Não é preciso estar sempre a repetir o óbvio. Estas eleições, ou melhor, o resultado destas eleições, vai influenciar de forma marcante os acontecimentos mundiais nos próximos anos. Como o desastroso reinado de George Bush mudou o mundo e transformou-o num local muito mais periogoso para se viver, também se espera que com Barack Obama muita coisa possa mudar.

E não é só na questão do Iraque, cuja retirada, sem honra nem glória, parece inevitável. Aliás, quem julga que os americanos vão se transformar nos maiores pacifistas do planeta, tirem o cavalinho da chuva. O apoio público amanifestado pelo republicano Colin Powell, o mesmo que foi às Nações Unidas tentar demonstrar que o Iraque tinha armas de destruição massiva, não é inocente e o próprio candidato já disse que quer intensificar as operações militares no Afeganistão (como se «aquilo» não fosse um país independente, mas sim o quintal da sua casa) e que não terá problemas em invadir um país se disso depender a «Segurança Nacional».

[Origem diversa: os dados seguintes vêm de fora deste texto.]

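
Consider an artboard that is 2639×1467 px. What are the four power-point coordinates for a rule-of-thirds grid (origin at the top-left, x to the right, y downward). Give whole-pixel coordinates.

(880, 489), (1759, 489), (880, 978), (1759, 978)

One third of 2639 is 879.67; one third of 1467 is 489.
Vertical third lines at x = 880 and x = 1759; horizontal third lines at y = 489 and y = 978.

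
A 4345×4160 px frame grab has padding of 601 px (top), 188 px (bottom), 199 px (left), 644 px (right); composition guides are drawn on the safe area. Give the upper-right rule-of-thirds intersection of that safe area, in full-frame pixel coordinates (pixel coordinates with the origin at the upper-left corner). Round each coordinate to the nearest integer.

(2534, 1725)

Content width = 4345 − 199 − 644 = 3502 px; content height = 4160 − 601 − 188 = 3371 px.
Upper-right is two-thirds across and one-third down within the safe area.
x = 199 + 2 × 3502/3 = 199 + 2334.67 ≈ 2534
y = 601 + 1 × 3371/3 = 601 + 1123.67 ≈ 1725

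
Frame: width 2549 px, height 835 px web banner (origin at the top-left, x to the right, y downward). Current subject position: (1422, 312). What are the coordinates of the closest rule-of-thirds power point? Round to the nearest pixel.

x = 1699 px, y = 278 px

Third lines: x ∈ {850, 1699}, y ∈ {278, 557}.
1422 is closer to x = 1699; 312 is closer to y = 278.
So the nearest intersection is the upper-right power point.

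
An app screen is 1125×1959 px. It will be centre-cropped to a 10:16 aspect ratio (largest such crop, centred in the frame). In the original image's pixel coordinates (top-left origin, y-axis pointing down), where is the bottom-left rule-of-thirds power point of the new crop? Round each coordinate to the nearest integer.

x = 375 px, y = 1280 px

1125/1959 < 10/16, so the 10:16 crop keeps the full width 1125 and trims height to 1125 × 16/10 = 1800.00 px.
Top offset = (1959 − 1800.00)/2 = 79.50 px; left offset = 0.
Bottom-left is one-third across and two-thirds down within the crop:
x = 0.00 + 1 × 1125.00/3 ≈ 375; y = 79.50 + 2 × 1800.00/3 ≈ 1280.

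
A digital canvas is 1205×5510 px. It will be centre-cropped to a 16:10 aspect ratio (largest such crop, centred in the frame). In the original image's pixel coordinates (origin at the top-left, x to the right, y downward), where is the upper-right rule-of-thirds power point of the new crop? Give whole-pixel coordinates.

1205/5510 < 16/10, so the 16:10 crop keeps the full width 1205 and trims height to 1205 × 10/16 = 753.12 px.
Top offset = (5510 − 753.12)/2 = 2378.44 px; left offset = 0.
Upper-right is two-thirds across and one-third down within the crop:
x = 0.00 + 2 × 1205.00/3 ≈ 803; y = 2378.44 + 1 × 753.12/3 ≈ 2629.

x = 803 px, y = 2629 px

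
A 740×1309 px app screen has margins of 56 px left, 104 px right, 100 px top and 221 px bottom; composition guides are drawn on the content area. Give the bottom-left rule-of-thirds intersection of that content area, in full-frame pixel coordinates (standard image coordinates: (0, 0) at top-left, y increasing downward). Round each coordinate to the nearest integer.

x = 249 px, y = 759 px

Content width = 740 − 56 − 104 = 580 px; content height = 1309 − 100 − 221 = 988 px.
Bottom-left is one-third across and two-thirds down within the content area.
x = 56 + 1 × 580/3 = 56 + 193.33 ≈ 249
y = 100 + 2 × 988/3 = 100 + 658.67 ≈ 759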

Cá para mim, que niguém nos ouve, eu até penso que ele diz estas coisas porque é a única forma de ser eleito. Mostrar «pulso», ser «implacável» perante quem ameaça o bem estar dos americanos, é fundamental. Mas não acredito que, na prática, a política de uma administração com Barack Obama à cabeça, tenha o carácter belicista que certos discursos podem fazer querer.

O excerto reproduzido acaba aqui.